It is very easy to become overjoyed that the U.S. Supreme Court has upheld the constitutionality of the Affordable Health Care Act, commonly known as Obamacare after the president who successfully pushed for its enactment.
But any such joy has to be tempered by the reality that, were it not for one justice, who surprisingly sided with the supporters of the law, health care reform would have once again slipped beyond reach.
Chief Justice John Roberts chose to look at the controversial individual mandate as a tax, making it constitutional. He did so even while agreeing with opponents who see the mandate as an unconstitutional imposition on citizens by the federal government. He did not say that the law is sound policy because of the good that it will do, because that is not what the justices are supposed to do.

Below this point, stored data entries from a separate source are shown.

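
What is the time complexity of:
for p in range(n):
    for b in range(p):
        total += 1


Per nesting level: O(n) * O(n) [triangular over p] = O(n^2)
Complexity: O(n^2)


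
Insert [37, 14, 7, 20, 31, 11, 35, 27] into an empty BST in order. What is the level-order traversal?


Root = 37; build tree by BST insertion.
Level-Order traversal: [37, 14, 7, 20, 11, 31, 27, 35]


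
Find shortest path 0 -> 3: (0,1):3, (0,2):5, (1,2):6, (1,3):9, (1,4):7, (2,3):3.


Dijkstra from 0:
Distances: {0: 0, 1: 3, 2: 5, 3: 8, 4: 10}
Shortest distance to 3 = 8, path = [0, 2, 3]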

And that raises an important point about how the court has been functioning in recent years.
It would be naïve to believe that politics does not play a role in the justices’ rulings, even though that is not supposed to happen. They start off being nominated by presidents and, while they serve for life, it is not common for them to abandon the ideology which underpins their individual nominations and which they take to the court.

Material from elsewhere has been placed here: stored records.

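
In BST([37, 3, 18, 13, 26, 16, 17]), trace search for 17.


BST root = 37
Search for 17: compare at each node
Path: [37, 3, 18, 13, 16, 17]


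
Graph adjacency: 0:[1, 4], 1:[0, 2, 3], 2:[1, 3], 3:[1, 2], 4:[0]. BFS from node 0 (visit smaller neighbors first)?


BFS queue: start with [0]
Visit order: [0, 1, 4, 2, 3]


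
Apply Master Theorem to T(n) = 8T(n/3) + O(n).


a=8, b=3, c=1. log_3(8)=1.893 > c=1. Case 1: O(n^log_b(a)) = O(n^1.893)
Complexity: O(n^1.893)


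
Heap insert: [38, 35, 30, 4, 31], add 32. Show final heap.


Append 32: [38, 35, 30, 4, 31, 32]
Bubble up: swap idx 5(32) with idx 2(30)
Result: [38, 35, 32, 4, 31, 30]


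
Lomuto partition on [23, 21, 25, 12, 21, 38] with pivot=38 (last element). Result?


Elements <= 38 go left of pivot.
Result: [23, 21, 25, 12, 21, 38], pivot at index 5


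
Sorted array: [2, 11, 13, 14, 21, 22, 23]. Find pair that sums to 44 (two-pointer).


Two pointers: lo=0, hi=6
Found pair: (21, 23) summing to 44


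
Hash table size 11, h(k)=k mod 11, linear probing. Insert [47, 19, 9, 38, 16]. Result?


Insertions: 47->slot 3; 19->slot 8; 9->slot 9; 38->slot 5; 16->slot 6
Table: [None, None, None, 47, None, 38, 16, None, 19, 9, None]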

The problem is that ideological intractability in the interpretation of a law’s constitutionality can cloud the fact that the Constitution is a living document and interpreting it must be in the context of broadening the democracy that it shelters, not stifling it and not making living under it a suffocating proposition.
It is regrettable, therefore, that four justices, seeking refuge in ideology, could not interpret as valid a law which will make it possible for some 30 million Americans to finally afford health insurance, help millions of seniors pay for medication, allow Americans with illnesses to be guaranteed health insurance coverage and allow young adults to stay on their parents’ insurance plans an additional few years.
Some supporters of President Barack Obama see the ruling as a political victory. But it is the people who are the real winners. Many Americans have been hoodwinked into believing the health reform law is bad for them, because of the money that pays for the lie to be repeated enough times to become the truth, such as “pulling the plug on Grandma.” But already millions are beginning to see the benefits of Obamacare, even though the main provisions will not kick in until 2014. It won’t be long before a majority of Americans will realize that the court, even with its split majority, did the right thing.